El fenómeno de sublimación progresiva

Los sólidos tienen presiones de vapor características, que oscilan con la temperatura como sucede con líquidos. Acrecentando la temperatura, aumenta también la presión de vapor del sólido. El suceso de la estabilización de un sólido con vapor saturado, que varía su presión con la temperatura, a esa inflexión se llama curvatura de sublimación. Se determina como sublimación el indicar la conversión directa sólido-vapor, sin la intervención líquida. Por ejemplo, la purificación del yodo, azufre, naftaleno o ácido benzoico resultan muy viable por sublimación, debido a que las presiones de vapor de estos sólidos tienen valores bastante elevados.

Los olores característicos de muchas sustancias sólidas, como las nombradas, son debidos a que estas sustancias tienen una presión de vapor apreciable a temperatura ambiente. Otro ejemplo es el más común para ilustrar sublimación es a través de hielo seco, que es el nombre común que se le da al CO2 congelado. Cuando el hielo seco se expone al aire, éste se comienza a sublimar, o a convertirse en vapor.
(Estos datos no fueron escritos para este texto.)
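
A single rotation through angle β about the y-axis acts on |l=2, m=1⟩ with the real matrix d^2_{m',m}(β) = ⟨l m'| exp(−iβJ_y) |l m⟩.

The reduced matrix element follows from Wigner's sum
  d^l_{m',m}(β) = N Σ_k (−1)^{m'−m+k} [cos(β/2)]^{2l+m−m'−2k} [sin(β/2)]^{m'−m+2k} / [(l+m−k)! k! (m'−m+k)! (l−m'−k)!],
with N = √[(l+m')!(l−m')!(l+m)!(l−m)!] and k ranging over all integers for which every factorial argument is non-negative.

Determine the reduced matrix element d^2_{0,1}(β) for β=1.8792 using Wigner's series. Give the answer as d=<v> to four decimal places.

d^2_{0,1}(β=1.8792) via Wigner's sum:
With c≡cos(β/2)=0.590111 and s≡sin(β/2)=0.807322, N=[2·2·6·1]^{1/2}=4.898979
The bounds max(0,m−m')=1 and min(l+m,l−m')=2 give 2 terms
  k=1: (−1)^0·4.8990/(2)·0.5901^3·0.8073^1 = +0.406372
  k=2: (−1)^1·4.8990/(2)·0.5901^1·0.8073^3 = -0.760589
d^2_{0,1}(1.8792) = +0.406372 -0.760589 = -0.354217

d=-0.3542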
Esto le pasa al hielo seco porque a temperatura ambiente el gas congelado prefiere ser gas y no sólido congelado.

El fenómeno de sublimación regresiva o inversa (deposición)

Es el proceso inverso a la sublimación progresiva, es decir, el paso directo de gas a sólido. Por ejemplo, cuando se producen vapores al calentarse cristales de yodo y luego se pone sobre ellos un objeto que está muy frío; entonces, los vapores se transformarán nuevamente en cristales de yodo. Históricamente la palabra sublimado se refirió a las sustancias formadas por deposición a partir de «vapores» (gases), como el «sublimado corrosivo», cloruro mercúrico, formado por alteración de los calomelanos cristalizado obtenido durante las operaciones alquímicas.

Cualquier sustancia pura puede sublimarse, esto debido a condiciones de presiones superiores y temperaturas inferiores a la que se produce dicha transición. En la naturaleza la sublimación inversa se observa en la formación de la nieve o de la escarcha. Las partículas partiendo de las cuales se produce la acreción o acrecimiento planetario, se forman por sublimación inversa a partir de compuestos en estado gaseoso originados en supernovas.

Este proceso también es conocido como deposición.